JY writes
My 'hermeneutic', or interpretive approach, is to assume that the works were written by one or more humans to communicate to humans, and that they largely mean what they say. It's fairly straightforward. One runs into difficulty, of course, when you encounter poetic sections, highly metaphorical sections, and so forth, at which point you have to understand what various metaphors mean, which requires understanding things about the period. Nevertheless, it's easy to find plainly written, non-poetic sections of the Bible which contradict other non-poetic, plainly written sections of the Bible.

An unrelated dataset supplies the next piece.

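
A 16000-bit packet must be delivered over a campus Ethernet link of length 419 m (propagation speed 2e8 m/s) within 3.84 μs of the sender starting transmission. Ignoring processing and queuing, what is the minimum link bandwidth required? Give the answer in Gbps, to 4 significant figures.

9.169 Gbps

Propagation delay = 419 / 200000000 = 2.095 μs.
Transmission budget = 3.84 − 2.095 = 1.745 μs.
R ≥ L / t_tx = 16000 bits / 1.745e-06 s = 9.169 Gbps.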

Approaching a text attempting to prove inerrancy is not honest, if one is already committed to the idea of inerrancy and divine inspiration, because of the ease at which literary 'problems' can be rationalized. The types of justifications that 'rescue' problems in the Bible from being seen as inerrant can rescue any text from such problems. The Bagavad Gita, the Quran, the I Ching, or Moby Dick, all could be approached with the assumption of inerrancy, and post-hoc rationalizations can always be used to 'solve' problems in the text. Ishmael famously declares whales to be fish (in Moby Dick, not the Bible). This is an obvious error. But it's easily rescued by pointing out that the goal of Moby Dick is not to provide information about the nature of whales, but the nature of man, and the whale is being used throughout Moby Dick in a metaphorical sense.